COSMO GRANT, MIT philosophy grad student




Major: 24

College/Employer: MIT

Year of Graduation: G

Picture of Cosmo Grant

Brief Biographical Sketch:

I'm a fifth year graduate student in philosophy at MIT. I'm originally from Glasgow, Scotland, and did my undergraduate degree in Maths & Philosophy at Oxford.

I mostly think about: (1) signaling games, which shed light on how initially meaningless symbols can come to have meanings in virtue of how we use them; (2) the epistemic foundations of game theory, which studies how players' states of mind (e.g. common knowledge of rationality) affect their behavior in a game; and (3) the foundations of statistics, e.g.the vices and virtues of significance testing.

Outside philosophy, I like juggling, cycling, board games, and messing around with computers.



Past Classes

  (Clicking a class title will bring you to the course's section of the corresponding course catalog)

S11889: Significance testing and its problems in Splash 2017 (Nov. 18 - 19, 2017)
Significance tests are everywhere: they are used across the sciences to evaluate probabilistic hypotheses. But they are controversial: some people even claim that the tests are bunk and should be given up. This course will describe how significance tests work: we will focus on Fisher tests, but may touch on Neyman-Pearson tests if there's time. And we will discuss some objections to significance testing: e.g. sensitivity to the stopping rule, sensitivity to the test statistic, and how a well-supported hypothesis may be rejected.

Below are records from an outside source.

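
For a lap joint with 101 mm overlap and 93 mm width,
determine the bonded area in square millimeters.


Area = 101 * 93 = 9393 mm^2

9393


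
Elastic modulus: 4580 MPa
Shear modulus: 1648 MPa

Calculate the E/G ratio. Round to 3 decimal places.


E / G = 4580 / 1648 = 2.779

2.779


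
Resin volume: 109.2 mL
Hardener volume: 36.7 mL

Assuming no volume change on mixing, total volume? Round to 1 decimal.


V_total = 109.2 + 36.7 = 145.9 mL

145.9


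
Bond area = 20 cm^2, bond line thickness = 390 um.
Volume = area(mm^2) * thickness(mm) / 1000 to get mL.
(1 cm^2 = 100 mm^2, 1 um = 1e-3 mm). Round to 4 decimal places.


area_mm2 = 20 * 100 = 2000
blt_mm = 390 * 1e-3 = 0.39
vol_mm3 = 2000 * 0.39 = 780.0
vol_mL = 780.0 / 1000 = 0.7800 mL

0.7800


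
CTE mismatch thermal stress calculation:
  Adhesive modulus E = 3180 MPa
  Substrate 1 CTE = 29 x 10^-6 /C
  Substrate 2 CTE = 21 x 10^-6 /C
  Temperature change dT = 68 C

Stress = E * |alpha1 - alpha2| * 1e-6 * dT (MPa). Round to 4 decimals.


delta_alpha = |29 - 21| = 8 x 10^-6/C
Stress = 3180 * 8e-6 * 68
= 1.7299 MPa

1.7299


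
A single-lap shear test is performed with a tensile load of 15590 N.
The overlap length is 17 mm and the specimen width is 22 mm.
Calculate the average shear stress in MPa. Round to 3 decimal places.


Shear stress = F / (overlap * width)
= 15590 / (17 * 22)
= 15590 / 374
= 41.684 MPa

41.684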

H10982: How to model states of mind in Splash 2016 (Nov. 19 - 20, 2016)
I have three red hats and two white hats. I put a hat on Alice, on Bob, and on Cat. I ask each in turn if she knows the color of her own hat. Alice says she doesn't know. Bob says he doesn't know. Cat says she doesn't know. What color is Cat's hat? This course will be an introduction to epistemic logic, a powerful and general framework for representing people's states of mind, e.g. their beliefs, their beliefs about the others' beliefs, their beliefs about the others' beliefs about the others' beliefs, and so on, all the way up. The framework will solve all our puzzles. But, more than that, we will point towards some applications of the framework in computer science, game theory and philosophy.